Manfred Günther (born 1948 in Bochum), is a German educational psychologist, specialised in young people, the prevention of violence and social therapy methods; today he works as an author and coach. He lives in Berlin, Germany and Tenerife, Spain. 
 
His daughter Sira, master of sustainability management, is busy working in a famous photovoltaics-startup of Cologne.

Career
At the beginning of his career, he discovered the psychological works of Frederick Kanfer and Heinz Heckhausen in Bochum and of Klaus Holzkamp and Eva Jaeggi in Berlin. He graduated in 1974. Günther is also an Economics-and-Work teacher, school psychologist, as well as being a dovish follower of cognitive behavioural therapy.
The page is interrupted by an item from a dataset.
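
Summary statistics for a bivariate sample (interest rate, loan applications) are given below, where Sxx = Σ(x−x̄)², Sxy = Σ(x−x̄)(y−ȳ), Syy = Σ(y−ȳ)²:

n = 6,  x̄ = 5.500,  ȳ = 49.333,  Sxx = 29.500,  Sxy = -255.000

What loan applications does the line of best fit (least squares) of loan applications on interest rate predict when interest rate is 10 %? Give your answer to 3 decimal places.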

Later, from 1984-1986 he studied Health Sciences at famed Professor Dieter Kleiber’s institute.

Professional Experience
In 1977, Günther became the director of a private residential treatment centre (therapeutic boarding school). In 1979, he discovered Sam Ferrainola's Camp, namely the Glen Mills Schools close to Philadelphia, discussed this with Howard W. Polsky in New York City. and got internships 1980 in Boston's famous counseling-team Bridge Over Troubled Waters and in the very special Robert White School. While travelling he inspected other psychosocial projects in countries like Denmark, Ukraine (USSR), Canada, Italy (and after 1990 in Hungary). After that, feeling inspired, Manfred founded and took charge of a consultancy for young people called "JOKER" in West Berlin's City in 1982, a position he held for 17 years. Later (2003–2006) he moved to the Bonn-institution "German Crime Prevention Forum (DFK)" to investigate and write surveys on "Prevention of violence for children in schools" after the first extreme german school shooting in Erfurt. From 2007-2013 he has been a consultant and in the emergency psychological service at the Ministry of Education, Youth and Sciences in Berlin (Federal State).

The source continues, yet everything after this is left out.